Pour qui écrit-il ? Pour lui-même, avant tout, histoire d’opposer la force de l’écrit à la lente désagrégation de la réalité. Car bientôt son épouse et son enfant disparaissent, comme effacés de l’existence. Puis, ce sont ses voisins et les villageois qui s’évanouissent sous les croassements moqueurs de charognards toujours plus nombreux. Alors, il s’enferme entre les murs familiers de sa maison de maître, dressant des inventaires, entretenant ses souvenirs et énumérant les jours pour lutter contre l’inexplicable rétractation de la réalité, contre le bégaiement de la chronologie et le glissement du temps vers un présent immuable, tout entier tourné vers le néant.
Mais, peut-on se fier à ses écrits ? Cet homme n’est-il tout simplement pas fou, abusé par sa psychose et cherchant à l’imposer comme la seule vérité ? Et cette fin du monde n’est-elle pas tout simplement pas la fin de sa propre existence ?
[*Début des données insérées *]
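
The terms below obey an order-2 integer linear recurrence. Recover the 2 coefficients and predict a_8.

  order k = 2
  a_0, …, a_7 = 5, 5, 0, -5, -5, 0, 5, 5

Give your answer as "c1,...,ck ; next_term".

1,-1 ; 0

  a_2 = 1·5 + -1·5 = 0
  a_3 = 1·0 + -1·5 = -5
  a_4 = 1·-5 + -1·0 = -5
  a_5 = 1·-5 + -1·-5 = 0
  a_6 = 1·0 + -1·-5 = 5
  a_7 = 1·5 + -1·0 = 5
  a_8 = 1·5 + -1·5 = 0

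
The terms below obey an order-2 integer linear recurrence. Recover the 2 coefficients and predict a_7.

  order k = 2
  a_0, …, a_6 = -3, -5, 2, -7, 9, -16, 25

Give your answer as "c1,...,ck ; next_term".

-1,1 ; -41

  a_2 = -1·-5 + 1·-3 = 2
  a_3 = -1·2 + 1·-5 = -7
  a_4 = -1·-7 + 1·2 = 9
  a_5 = -1·9 + 1·-7 = -16
  a_6 = -1·-16 + 1·9 = 25
  a_7 = -1·25 + 1·-16 = -41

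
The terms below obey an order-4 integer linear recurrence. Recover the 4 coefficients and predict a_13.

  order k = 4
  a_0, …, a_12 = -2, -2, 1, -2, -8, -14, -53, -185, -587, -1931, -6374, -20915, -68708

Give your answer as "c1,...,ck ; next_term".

3,0,4,-3 ; -225827

  a_4 = 3·-2 + 0·1 + 4·-2 + -3·-2 = -8
  a_5 = 3·-8 + 0·-2 + 4·1 + -3·-2 = -14
  a_6 = 3·-14 + 0·-8 + 4·-2 + -3·1 = -53
  a_7 = 3·-53 + 0·-14 + 4·-8 + -3·-2 = -185
  a_8 = 3·-185 + 0·-53 + 4·-14 + -3·-8 = -587
  a_9 = 3·-587 + 0·-185 + 4·-53 + -3·-14 = -1931
  a_10 = 3·-1931 + 0·-587 + 4·-185 + -3·-53 = -6374
  a_11 = 3·-6374 + 0·-1931 + 4·-587 + -3·-185 = -20915
  a_12 = 3·-20915 + 0·-6374 + 4·-1931 + -3·-587 = -68708
  a_13 = 3·-68708 + 0·-20915 + 4·-6374 + -3·-1931 = -225827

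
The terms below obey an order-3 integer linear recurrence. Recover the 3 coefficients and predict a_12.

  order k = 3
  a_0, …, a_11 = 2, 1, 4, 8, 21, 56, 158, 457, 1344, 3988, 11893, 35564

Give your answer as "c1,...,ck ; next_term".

4,-2,-3 ; 106506

  a_3 = 4·4 + -2·1 + -3·2 = 8
  a_4 = 4·8 + -2·4 + -3·1 = 21
  a_5 = 4·21 + -2·8 + -3·4 = 56
  a_6 = 4·56 + -2·21 + -3·8 = 158
  a_7 = 4·158 + -2·56 + -3·21 = 457
  a_8 = 4·457 + -2·158 + -3·56 = 1344
  a_9 = 4·1344 + -2·457 + -3·158 = 3988
  a_10 = 4·3988 + -2·1344 + -3·457 = 11893
  a_11 = 4·11893 + -2·3988 + -3·1344 = 35564
  a_12 = 4·35564 + -2·11893 + -3·3988 = 106506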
À bien des égards, Charøgnards s’apparente à un OLNI. Un long poème en prose où la forme et le fond semblent se répondre, amplifiant la détresse d’un homme solitaire confronté à la fin du monde ou à sa propre folie. Dans un crescendo dramatique, Stéphane Vanderhaeghe se livre à une expérience d’écriture que certains pourraient juger rébarbative. Pourtant, à aucun moment celle-ci ne paraît vaine. Bien au contraire, tout est pesé, mesuré à l’aune d’une langue imagée. Les jeux de mots comme les assonances, les effets typographiques comme les phrases tronquées témoignent du lent délitement du langage, seul support auquel se raccroche le narrateur pour ne pas glisser vers un néant en forme de fondu au noir. On évolue ainsi en territoire de l’inquiétude, les doutes et les angoisses du narrateur réveillant nos propres craintes, et on se perd dans les circonvolutions d’un esprit contaminé par la paranoïa.


Sous l’apparence d’un récit elliptique et introspectif se cache une vraie expérience de lecture, un voyage au centre de la tête, au cœur du processus d’écriture. L’essayer, c’est l’adopter, à la condition de lâcher prise.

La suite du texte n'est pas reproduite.